Possible battle brewing between Ald. Burke, Emanuel

February 25, 2011 4:33:36 AM PST
A high-stakes political battle may be brewing between Chicago's most powerful alderman and Mayor-elect Rahm Emanuel.

The powerful 14th Ward alderman Ed Burke was honored for his public service by the Center for Disability and Elder Law Thursday night. Burke and his wife, Supreme Court Justice Ann Burke, mingled at the awards ceremony. None of his infamous security detail was in sight. It was his first public appearance since voters chose Emanuel on Tuesday.

"I wish Mayor-elect Rahm Emanuel good luck. Chicago is facing some daunting crises at this point," Burke told ABC7.

Burke is chairman of the City Council finance committee, widely considered the second most powerful position in city government after the mayor.
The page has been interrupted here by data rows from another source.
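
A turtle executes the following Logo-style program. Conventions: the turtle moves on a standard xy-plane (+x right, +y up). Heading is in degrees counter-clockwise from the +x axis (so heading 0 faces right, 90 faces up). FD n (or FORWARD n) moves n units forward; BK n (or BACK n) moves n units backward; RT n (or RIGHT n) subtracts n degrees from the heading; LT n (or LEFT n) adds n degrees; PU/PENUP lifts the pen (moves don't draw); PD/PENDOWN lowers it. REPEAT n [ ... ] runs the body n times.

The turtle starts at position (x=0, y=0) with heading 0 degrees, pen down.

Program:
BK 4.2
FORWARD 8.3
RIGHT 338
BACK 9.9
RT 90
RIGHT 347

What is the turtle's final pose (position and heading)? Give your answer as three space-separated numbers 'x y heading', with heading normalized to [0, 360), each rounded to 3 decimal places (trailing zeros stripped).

Answer: -5.079 -3.709 305

Derivation:
Executing turtle program step by step:
Start: pos=(0,0), heading=0, pen down
BK 4.2: (0,0) -> (-4.2,0) [heading=0, draw]
FD 8.3: (-4.2,0) -> (4.1,0) [heading=0, draw]
RT 338: heading 0 -> 22
BK 9.9: (4.1,0) -> (-5.079,-3.709) [heading=22, draw]
RT 90: heading 22 -> 292
RT 347: heading 292 -> 305
Final: pos=(-5.079,-3.709), heading=305, 3 segment(s) drawn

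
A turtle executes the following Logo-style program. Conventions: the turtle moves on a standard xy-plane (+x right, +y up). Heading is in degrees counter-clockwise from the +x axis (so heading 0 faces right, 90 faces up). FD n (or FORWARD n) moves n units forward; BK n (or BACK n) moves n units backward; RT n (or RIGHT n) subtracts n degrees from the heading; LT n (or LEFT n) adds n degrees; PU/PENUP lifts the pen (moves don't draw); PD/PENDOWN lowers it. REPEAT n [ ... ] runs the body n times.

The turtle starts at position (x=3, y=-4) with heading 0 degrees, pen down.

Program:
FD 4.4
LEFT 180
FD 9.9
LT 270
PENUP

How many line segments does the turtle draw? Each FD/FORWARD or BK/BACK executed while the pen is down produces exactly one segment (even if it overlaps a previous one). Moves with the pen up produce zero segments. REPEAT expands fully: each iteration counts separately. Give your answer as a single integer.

Answer: 2

Derivation:
Executing turtle program step by step:
Start: pos=(3,-4), heading=0, pen down
FD 4.4: (3,-4) -> (7.4,-4) [heading=0, draw]
LT 180: heading 0 -> 180
FD 9.9: (7.4,-4) -> (-2.5,-4) [heading=180, draw]
LT 270: heading 180 -> 90
PU: pen up
Final: pos=(-2.5,-4), heading=90, 2 segment(s) drawn
Segments drawn: 2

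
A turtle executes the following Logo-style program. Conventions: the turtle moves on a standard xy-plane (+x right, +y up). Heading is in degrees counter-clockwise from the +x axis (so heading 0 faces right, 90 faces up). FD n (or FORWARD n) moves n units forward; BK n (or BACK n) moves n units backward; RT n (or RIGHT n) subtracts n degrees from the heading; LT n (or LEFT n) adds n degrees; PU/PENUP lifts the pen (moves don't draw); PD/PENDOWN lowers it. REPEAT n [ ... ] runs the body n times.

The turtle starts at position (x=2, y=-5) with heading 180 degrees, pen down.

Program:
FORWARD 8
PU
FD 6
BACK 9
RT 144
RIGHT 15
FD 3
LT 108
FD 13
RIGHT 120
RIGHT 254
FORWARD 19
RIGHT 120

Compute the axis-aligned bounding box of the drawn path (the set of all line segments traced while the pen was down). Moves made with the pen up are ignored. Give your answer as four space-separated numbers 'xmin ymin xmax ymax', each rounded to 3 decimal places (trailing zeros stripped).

Answer: -6 -5 2 -5

Derivation:
Executing turtle program step by step:
Start: pos=(2,-5), heading=180, pen down
FD 8: (2,-5) -> (-6,-5) [heading=180, draw]
PU: pen up
FD 6: (-6,-5) -> (-12,-5) [heading=180, move]
BK 9: (-12,-5) -> (-3,-5) [heading=180, move]
RT 144: heading 180 -> 36
RT 15: heading 36 -> 21
FD 3: (-3,-5) -> (-0.199,-3.925) [heading=21, move]
LT 108: heading 21 -> 129
FD 13: (-0.199,-3.925) -> (-8.38,6.178) [heading=129, move]
RT 120: heading 129 -> 9
RT 254: heading 9 -> 115
FD 19: (-8.38,6.178) -> (-16.41,23.398) [heading=115, move]
RT 120: heading 115 -> 355
Final: pos=(-16.41,23.398), heading=355, 1 segment(s) drawn

Segment endpoints: x in {-6, 2}, y in {-5, -5}
xmin=-6, ymin=-5, xmax=2, ymax=-5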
He publicly supported Emanuel's opponent, Gery Chico, for mayor. And many believe he worked behind the scenes against Emanuel including on the legal challenge to Emanuel's residency.
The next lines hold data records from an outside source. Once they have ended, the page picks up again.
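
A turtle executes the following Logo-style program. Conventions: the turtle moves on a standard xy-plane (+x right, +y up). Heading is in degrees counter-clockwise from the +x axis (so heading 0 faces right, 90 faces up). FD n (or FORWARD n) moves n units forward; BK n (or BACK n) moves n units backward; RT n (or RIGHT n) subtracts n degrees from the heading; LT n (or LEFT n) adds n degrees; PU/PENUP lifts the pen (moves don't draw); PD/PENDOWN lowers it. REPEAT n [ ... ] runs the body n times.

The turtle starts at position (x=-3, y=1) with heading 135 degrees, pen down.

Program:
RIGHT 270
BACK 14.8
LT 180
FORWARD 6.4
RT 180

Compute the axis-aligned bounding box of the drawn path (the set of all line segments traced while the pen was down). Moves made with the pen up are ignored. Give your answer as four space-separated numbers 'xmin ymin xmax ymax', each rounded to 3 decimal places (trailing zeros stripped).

Executing turtle program step by step:
Start: pos=(-3,1), heading=135, pen down
RT 270: heading 135 -> 225
BK 14.8: (-3,1) -> (7.465,11.465) [heading=225, draw]
LT 180: heading 225 -> 45
FD 6.4: (7.465,11.465) -> (11.991,15.991) [heading=45, draw]
RT 180: heading 45 -> 225
Final: pos=(11.991,15.991), heading=225, 2 segment(s) drawn

Segment endpoints: x in {-3, 7.465, 11.991}, y in {1, 11.465, 15.991}
xmin=-3, ymin=1, xmax=11.991, ymax=15.991

Answer: -3 1 11.991 15.991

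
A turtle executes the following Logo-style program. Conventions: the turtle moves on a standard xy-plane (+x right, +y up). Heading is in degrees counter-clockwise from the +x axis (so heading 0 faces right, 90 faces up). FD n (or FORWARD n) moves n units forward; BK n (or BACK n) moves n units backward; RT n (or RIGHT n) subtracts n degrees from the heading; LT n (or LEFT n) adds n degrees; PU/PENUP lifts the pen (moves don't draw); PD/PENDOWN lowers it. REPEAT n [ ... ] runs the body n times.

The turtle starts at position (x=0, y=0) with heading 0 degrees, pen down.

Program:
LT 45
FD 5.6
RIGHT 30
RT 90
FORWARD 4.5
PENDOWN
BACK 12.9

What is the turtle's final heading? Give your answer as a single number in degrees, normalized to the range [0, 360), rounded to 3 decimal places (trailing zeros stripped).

Answer: 285

Derivation:
Executing turtle program step by step:
Start: pos=(0,0), heading=0, pen down
LT 45: heading 0 -> 45
FD 5.6: (0,0) -> (3.96,3.96) [heading=45, draw]
RT 30: heading 45 -> 15
RT 90: heading 15 -> 285
FD 4.5: (3.96,3.96) -> (5.124,-0.387) [heading=285, draw]
PD: pen down
BK 12.9: (5.124,-0.387) -> (1.786,12.074) [heading=285, draw]
Final: pos=(1.786,12.074), heading=285, 3 segment(s) drawn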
Last week during a debate, Emanuel fired back at Burke, threatening to remove his security detail.

"Ed Burke has six police officers. That just can't continue," Emanuel said.

Some City Hall observers believe Emanuel may also strip Burke of the finance committee chair.
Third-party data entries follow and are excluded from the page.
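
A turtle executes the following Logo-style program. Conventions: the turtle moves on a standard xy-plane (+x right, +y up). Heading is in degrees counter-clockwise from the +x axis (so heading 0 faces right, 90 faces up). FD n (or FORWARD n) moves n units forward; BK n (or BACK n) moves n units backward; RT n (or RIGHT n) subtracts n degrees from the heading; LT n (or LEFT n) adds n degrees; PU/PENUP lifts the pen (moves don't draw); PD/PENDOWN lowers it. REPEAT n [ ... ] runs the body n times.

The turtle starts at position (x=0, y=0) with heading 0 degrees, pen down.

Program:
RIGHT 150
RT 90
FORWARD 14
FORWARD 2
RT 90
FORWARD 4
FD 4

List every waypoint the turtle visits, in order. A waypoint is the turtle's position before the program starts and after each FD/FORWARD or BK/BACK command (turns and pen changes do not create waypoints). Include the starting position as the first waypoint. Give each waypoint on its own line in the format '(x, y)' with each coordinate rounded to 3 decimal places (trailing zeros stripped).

Executing turtle program step by step:
Start: pos=(0,0), heading=0, pen down
RT 150: heading 0 -> 210
RT 90: heading 210 -> 120
FD 14: (0,0) -> (-7,12.124) [heading=120, draw]
FD 2: (-7,12.124) -> (-8,13.856) [heading=120, draw]
RT 90: heading 120 -> 30
FD 4: (-8,13.856) -> (-4.536,15.856) [heading=30, draw]
FD 4: (-4.536,15.856) -> (-1.072,17.856) [heading=30, draw]
Final: pos=(-1.072,17.856), heading=30, 4 segment(s) drawn
Waypoints (5 total):
(0, 0)
(-7, 12.124)
(-8, 13.856)
(-4.536, 15.856)
(-1.072, 17.856)

Answer: (0, 0)
(-7, 12.124)
(-8, 13.856)
(-4.536, 15.856)
(-1.072, 17.856)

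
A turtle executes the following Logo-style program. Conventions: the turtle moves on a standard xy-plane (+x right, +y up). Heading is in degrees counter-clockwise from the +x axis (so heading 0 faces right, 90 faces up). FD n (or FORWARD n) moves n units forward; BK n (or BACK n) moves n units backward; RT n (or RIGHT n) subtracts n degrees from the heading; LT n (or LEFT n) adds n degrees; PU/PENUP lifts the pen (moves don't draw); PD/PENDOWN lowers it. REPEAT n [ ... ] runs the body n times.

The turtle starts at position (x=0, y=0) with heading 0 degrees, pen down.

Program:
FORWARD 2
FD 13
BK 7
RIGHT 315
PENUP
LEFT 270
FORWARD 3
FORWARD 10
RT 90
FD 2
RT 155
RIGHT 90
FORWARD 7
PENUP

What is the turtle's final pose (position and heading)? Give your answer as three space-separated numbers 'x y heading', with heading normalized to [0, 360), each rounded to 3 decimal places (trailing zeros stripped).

Answer: 22.356 -13.001 340

Derivation:
Executing turtle program step by step:
Start: pos=(0,0), heading=0, pen down
FD 2: (0,0) -> (2,0) [heading=0, draw]
FD 13: (2,0) -> (15,0) [heading=0, draw]
BK 7: (15,0) -> (8,0) [heading=0, draw]
RT 315: heading 0 -> 45
PU: pen up
LT 270: heading 45 -> 315
FD 3: (8,0) -> (10.121,-2.121) [heading=315, move]
FD 10: (10.121,-2.121) -> (17.192,-9.192) [heading=315, move]
RT 90: heading 315 -> 225
FD 2: (17.192,-9.192) -> (15.778,-10.607) [heading=225, move]
RT 155: heading 225 -> 70
RT 90: heading 70 -> 340
FD 7: (15.778,-10.607) -> (22.356,-13.001) [heading=340, move]
PU: pen up
Final: pos=(22.356,-13.001), heading=340, 3 segment(s) drawn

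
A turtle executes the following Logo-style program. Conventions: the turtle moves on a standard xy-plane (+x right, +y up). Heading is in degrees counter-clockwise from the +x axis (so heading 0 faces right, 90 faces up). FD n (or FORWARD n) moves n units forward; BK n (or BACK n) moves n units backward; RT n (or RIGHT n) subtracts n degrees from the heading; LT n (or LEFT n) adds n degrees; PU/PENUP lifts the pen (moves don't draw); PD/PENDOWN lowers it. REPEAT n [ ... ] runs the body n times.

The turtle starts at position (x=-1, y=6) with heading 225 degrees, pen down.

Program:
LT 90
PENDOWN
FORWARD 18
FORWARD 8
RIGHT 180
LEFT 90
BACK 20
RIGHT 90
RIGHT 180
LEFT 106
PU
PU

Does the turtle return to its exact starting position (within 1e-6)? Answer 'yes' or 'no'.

Executing turtle program step by step:
Start: pos=(-1,6), heading=225, pen down
LT 90: heading 225 -> 315
PD: pen down
FD 18: (-1,6) -> (11.728,-6.728) [heading=315, draw]
FD 8: (11.728,-6.728) -> (17.385,-12.385) [heading=315, draw]
RT 180: heading 315 -> 135
LT 90: heading 135 -> 225
BK 20: (17.385,-12.385) -> (31.527,1.757) [heading=225, draw]
RT 90: heading 225 -> 135
RT 180: heading 135 -> 315
LT 106: heading 315 -> 61
PU: pen up
PU: pen up
Final: pos=(31.527,1.757), heading=61, 3 segment(s) drawn

Start position: (-1, 6)
Final position: (31.527, 1.757)
Distance = 32.802; >= 1e-6 -> NOT closed

Answer: no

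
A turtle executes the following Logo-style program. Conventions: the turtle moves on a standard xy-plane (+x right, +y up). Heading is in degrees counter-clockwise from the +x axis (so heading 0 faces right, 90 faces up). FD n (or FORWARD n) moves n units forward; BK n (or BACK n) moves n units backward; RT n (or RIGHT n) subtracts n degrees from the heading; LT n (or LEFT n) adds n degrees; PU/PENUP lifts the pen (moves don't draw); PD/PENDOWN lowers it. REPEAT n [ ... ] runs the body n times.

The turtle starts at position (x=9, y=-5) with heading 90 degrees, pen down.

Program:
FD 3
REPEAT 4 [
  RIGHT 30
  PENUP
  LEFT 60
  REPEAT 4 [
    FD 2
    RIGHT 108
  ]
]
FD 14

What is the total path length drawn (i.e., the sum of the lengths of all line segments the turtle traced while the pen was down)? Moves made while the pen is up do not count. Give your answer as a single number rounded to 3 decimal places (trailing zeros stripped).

Answer: 3

Derivation:
Executing turtle program step by step:
Start: pos=(9,-5), heading=90, pen down
FD 3: (9,-5) -> (9,-2) [heading=90, draw]
REPEAT 4 [
  -- iteration 1/4 --
  RT 30: heading 90 -> 60
  PU: pen up
  LT 60: heading 60 -> 120
  REPEAT 4 [
    -- iteration 1/4 --
    FD 2: (9,-2) -> (8,-0.268) [heading=120, move]
    RT 108: heading 120 -> 12
    -- iteration 2/4 --
    FD 2: (8,-0.268) -> (9.956,0.148) [heading=12, move]
    RT 108: heading 12 -> 264
    -- iteration 3/4 --
    FD 2: (9.956,0.148) -> (9.747,-1.841) [heading=264, move]
    RT 108: heading 264 -> 156
    -- iteration 4/4 --
    FD 2: (9.747,-1.841) -> (7.92,-1.028) [heading=156, move]
    RT 108: heading 156 -> 48
  ]
  -- iteration 2/4 --
  RT 30: heading 48 -> 18
  PU: pen up
  LT 60: heading 18 -> 78
  REPEAT 4 [
    -- iteration 1/4 --
    FD 2: (7.92,-1.028) -> (8.336,0.929) [heading=78, move]
    RT 108: heading 78 -> 330
    -- iteration 2/4 --
    FD 2: (8.336,0.929) -> (10.068,-0.071) [heading=330, move]
    RT 108: heading 330 -> 222
    -- iteration 3/4 --
    FD 2: (10.068,-0.071) -> (8.582,-1.41) [heading=222, move]
    RT 108: heading 222 -> 114
    -- iteration 4/4 --
    FD 2: (8.582,-1.41) -> (7.768,0.417) [heading=114, move]
    RT 108: heading 114 -> 6
  ]
  -- iteration 3/4 --
  RT 30: heading 6 -> 336
  PU: pen up
  LT 60: heading 336 -> 36
  REPEAT 4 [
    -- iteration 1/4 --
    FD 2: (7.768,0.417) -> (9.386,1.593) [heading=36, move]
    RT 108: heading 36 -> 288
    -- iteration 2/4 --
    FD 2: (9.386,1.593) -> (10.004,-0.309) [heading=288, move]
    RT 108: heading 288 -> 180
    -- iteration 3/4 --
    FD 2: (10.004,-0.309) -> (8.004,-0.309) [heading=180, move]
    RT 108: heading 180 -> 72
    -- iteration 4/4 --
    FD 2: (8.004,-0.309) -> (8.622,1.593) [heading=72, move]
    RT 108: heading 72 -> 324
  ]
  -- iteration 4/4 --
  RT 30: heading 324 -> 294
  PU: pen up
  LT 60: heading 294 -> 354
  REPEAT 4 [
    -- iteration 1/4 --
    FD 2: (8.622,1.593) -> (10.611,1.384) [heading=354, move]
    RT 108: heading 354 -> 246
    -- iteration 2/4 --
    FD 2: (10.611,1.384) -> (9.798,-0.443) [heading=246, move]
    RT 108: heading 246 -> 138
    -- iteration 3/4 --
    FD 2: (9.798,-0.443) -> (8.312,0.895) [heading=138, move]
    RT 108: heading 138 -> 30
    -- iteration 4/4 --
    FD 2: (8.312,0.895) -> (10.044,1.895) [heading=30, move]
    RT 108: heading 30 -> 282
  ]
]
FD 14: (10.044,1.895) -> (12.954,-11.799) [heading=282, move]
Final: pos=(12.954,-11.799), heading=282, 1 segment(s) drawn

Segment lengths:
  seg 1: (9,-5) -> (9,-2), length = 3
Total = 3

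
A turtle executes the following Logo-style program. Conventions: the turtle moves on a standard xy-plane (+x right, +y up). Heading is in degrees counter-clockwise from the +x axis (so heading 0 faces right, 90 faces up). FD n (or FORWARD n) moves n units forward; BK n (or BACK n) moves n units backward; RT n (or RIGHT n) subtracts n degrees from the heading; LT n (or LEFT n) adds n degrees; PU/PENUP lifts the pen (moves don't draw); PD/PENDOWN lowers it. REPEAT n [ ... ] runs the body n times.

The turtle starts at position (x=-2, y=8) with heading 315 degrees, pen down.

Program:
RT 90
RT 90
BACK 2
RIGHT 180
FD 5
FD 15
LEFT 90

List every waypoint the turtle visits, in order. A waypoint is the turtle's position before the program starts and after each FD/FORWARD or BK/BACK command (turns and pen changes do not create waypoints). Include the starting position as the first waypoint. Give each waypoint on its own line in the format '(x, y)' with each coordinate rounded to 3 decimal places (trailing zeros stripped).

Answer: (-2, 8)
(-0.586, 6.586)
(2.95, 3.05)
(13.556, -7.556)

Derivation:
Executing turtle program step by step:
Start: pos=(-2,8), heading=315, pen down
RT 90: heading 315 -> 225
RT 90: heading 225 -> 135
BK 2: (-2,8) -> (-0.586,6.586) [heading=135, draw]
RT 180: heading 135 -> 315
FD 5: (-0.586,6.586) -> (2.95,3.05) [heading=315, draw]
FD 15: (2.95,3.05) -> (13.556,-7.556) [heading=315, draw]
LT 90: heading 315 -> 45
Final: pos=(13.556,-7.556), heading=45, 3 segment(s) drawn
Waypoints (4 total):
(-2, 8)
(-0.586, 6.586)
(2.95, 3.05)
(13.556, -7.556)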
"All those things come and go. I think the media has overblown what was said," said Burke.

Emanuel made no mention of Burke Thursday as he introduced his diverse transition team.

Some political experts say the mayor-elect is free to make big changes.

"He's probably freer than most in who he owes, what he owes," said Professor Paul Green, Roosevelt University.

While he is publicly cordial, the next mayor clearly owes nothing to Ed Burke. And Emanuel seems intent on changing the city's political culture.

"The people that sent me are the voters. Very clear. They voted for reform. They voted for change and we sent that message out," said Emanuel.

The city refuses to disclose the number of officers or the cost involved in Alderman Burke's security detail. The Better Government Association has gone to court, citing the Freedom of Information Act to try to force the city to make that information available.